Man, how to write this post? I am frustrated. And I understand all at the same time. Most stay-at-home-moms (SAHM) feel like they are not validated, appreciated, understood. They feel overused, overworked, stretched thin, alone, overstimulated, understimulated, and like they have no one to talk to. I get it. I really do. I have three kids, (5, 3, 1). I was a working mom for the first four years of number 1's life. I have been 100% SAHM for number 3's life. I have seen both sides and I get it.

What I do not get is why we perpetuate the problem. I have seen a lot of posts about SAHMs for SAHMs. Posts about what a break really means and how to communicate with a SAHM and what SAHMs would like or need. And I am guilty of reading them and thinking, "Yes! Finally, someone who gets it! Someone who understand how I feel and is vocalizing it for the world to know!" It is nice to be understood. But I realized something after the last one I read. I do not feel any better after I read those posts. I feel worse.

Unless you have been a stay-at-home parent, you really have no idea what goes on or the unique stress that one deals with. Believe me. I thought I got it as a working mom...and I fully realize now that I am SAHM that I did not get it. It is one of those things you cannot understand until you have been there. I'm sorry. It does not make you less of a person, though. It just makes you a person.

Back to feeling better. I realized after reading the last post "validating" or "explaining" SAHM that I did not feel better. And the reason was simple. Someone who has not been in my shoes will never get it. And that list of things that I want to have or happen probably won't happen. Because I'm a SAHM. And that's okay. It's okay because of one, HUGE fact. I CHOSE to be a SAHM.

That's right. I looked at our family. I looked at our religion. I looked at families around us. I looked at what was happening when someone else was raising my child. And I made a choice. I decided it would be better for my family and me to stay home. And that's what I have done. It has been hard. I have felt underappreciated and overused and understimulated and overstimulated (often at the same time). I have felt like I do not exist as a real person. I have felt alone. But it is what I chose to do. And I do not always feel that way.

There are wonderful things that happen for SAHMs that often get lost in the jumble of negativity. I get to snuggle with my kids. I get to teach them right from wrong. I get to see them take their first steps and say their first words (my youngest just figured out "boom, baby!"). I get to cook and eat healthy meals for my family. I get to be home when they come home and see their faces light up when I cheer for them coming through the door. They come to me with their fears and joys. I get to play video games and board games and read stories. I get to be there for my husband.

And maybe I should stop here. You see, being a SAHM isn't all about me. It's about family. It's a choice to do what you believe is best for those around you. It's a CHOICE.

I guess my plea to SAHMs is this: You chose this path and so did I. There are rough days and rough moments. There are good days and good moments, too, though. But it's all a choice. No one forced you (us) to do this. And that's okay.

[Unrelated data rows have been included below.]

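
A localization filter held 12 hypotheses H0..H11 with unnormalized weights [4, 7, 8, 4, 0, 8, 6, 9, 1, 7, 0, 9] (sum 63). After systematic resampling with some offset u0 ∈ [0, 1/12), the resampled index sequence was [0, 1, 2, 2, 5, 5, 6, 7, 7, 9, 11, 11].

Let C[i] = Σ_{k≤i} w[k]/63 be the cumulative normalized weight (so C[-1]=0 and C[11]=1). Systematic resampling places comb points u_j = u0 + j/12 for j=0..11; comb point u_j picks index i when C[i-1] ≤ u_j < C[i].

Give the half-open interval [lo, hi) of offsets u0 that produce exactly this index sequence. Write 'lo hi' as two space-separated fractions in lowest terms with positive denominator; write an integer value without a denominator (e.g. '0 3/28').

2/63 13/252

C = [4/63, 11/63, 19/63, 23/63, 23/63, 31/63, 37/63, 46/63, 47/63, 6/7, 6/7, 1]
j=0 picked index 0: u0 ∈ [0, 4/63)
j=1 picked index 1: u0 ∈ [-5/252, 23/252)
j=2 picked index 2: u0 ∈ [1/126, 17/126)
j=3 picked index 2: u0 ∈ [-19/252, 13/252)
j=4 picked index 5: u0 ∈ [2/63, 10/63)
j=5 picked index 5: u0 ∈ [-13/252, 19/252)
j=6 picked index 6: u0 ∈ [-1/126, 11/126)
j=7 picked index 7: u0 ∈ [1/252, 37/252)
j=8 picked index 7: u0 ∈ [-5/63, 4/63)
j=9 picked index 9: u0 ∈ [-1/252, 3/28)
j=10 picked index 11: u0 ∈ [1/42, 1/6)
j=11 picked index 11: u0 ∈ [-5/84, 1/12)
intersection: [2/63, 13/252)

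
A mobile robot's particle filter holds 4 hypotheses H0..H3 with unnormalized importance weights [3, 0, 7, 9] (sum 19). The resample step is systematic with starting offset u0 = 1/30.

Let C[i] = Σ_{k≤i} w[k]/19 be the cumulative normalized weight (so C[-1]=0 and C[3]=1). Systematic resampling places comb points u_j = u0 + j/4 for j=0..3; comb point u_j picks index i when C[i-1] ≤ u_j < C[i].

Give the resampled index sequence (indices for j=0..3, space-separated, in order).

C = [3/19, 3/19, 10/19, 1]
j=0: u_0=1/30 ∈ [0, 3/19) → index 0
j=1: u_1=17/60 ∈ [3/19, 10/19) → index 2
j=2: u_2=8/15 ∈ [10/19, 1) → index 3
j=3: u_3=47/60 ∈ [10/19, 1) → index 3

0 2 3 3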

Here are some survival tips that I have found helpful recently:

1. Breathe. I mean this seriously. Take a breath and say to yourself: It will be okay. It's not as big a deal as I think it is. Breathe!
2. Tell your husband the truth about how you're feeling...and not right as he's walking in the door (unless he asks right then). How do you feel when you finally get a moment to sit down and someone (usually a kid) asks you to do something for them? (Really? I was just in the kitchen 10 seconds ago with you!) Give them a moment (just like you would like one) and then tell them the truth.
3. Take care of yourself. I'm not even talking about going to a salon and having a girls night or whatever. We don't have the money. But you can afford to go to bed on time. You can afford to eat healthy with your kids. And there are countless resources on the internet for finding some kind of exercise that works for you. (Lately, I've been doing a morning yoga routine (10 minutes or less) while my kids are across the hall playing (yes, they often wander into my room and join me). Then I take another 10 minutes to meditate on scriptures, hymns, Jesus, gratitude (yes, my kids often wander in during meditation to sit on my lap or have a dress buttoned or toy fixed or something. I cannot express how good I have been feeling since starting this.)

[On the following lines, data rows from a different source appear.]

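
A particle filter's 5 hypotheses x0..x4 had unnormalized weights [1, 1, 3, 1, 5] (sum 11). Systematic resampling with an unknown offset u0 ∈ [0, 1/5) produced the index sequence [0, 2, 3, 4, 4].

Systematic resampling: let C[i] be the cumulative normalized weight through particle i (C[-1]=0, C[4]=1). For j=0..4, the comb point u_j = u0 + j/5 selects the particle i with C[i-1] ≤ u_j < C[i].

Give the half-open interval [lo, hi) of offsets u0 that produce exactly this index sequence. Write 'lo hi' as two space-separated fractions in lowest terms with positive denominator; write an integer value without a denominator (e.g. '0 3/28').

C = [1/11, 2/11, 5/11, 6/11, 1]
j=0 picked index 0: u0 ∈ [0, 1/11)
j=1 picked index 2: u0 ∈ [-1/55, 14/55)
j=2 picked index 3: u0 ∈ [3/55, 8/55)
j=3 picked index 4: u0 ∈ [-3/55, 2/5)
j=4 picked index 4: u0 ∈ [-14/55, 1/5)
intersection: [3/55, 1/11)

3/55 1/11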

Honestly, it's okay to read the blog posts that remind you someone else understands. But do not wallow in them. Do not ponder on them beyond "Someone else gets it. I am so grateful." If you are going to wallow, wallow in the choice you have made to be a SAHM. Wallow and be grateful that your family is in a situation for that. Wallow in the good moments and remember that the bad ones don't last. Wallow in the affection of your spouse. And if you don't feel like you're getting that affection, take a page from your kids and just cuddle up to him. He'll either catch on and cuddle back or open the door to a conversation of what you need in that moment.

SAHMs, you're doing a good job. You're doing an important work. Remember that.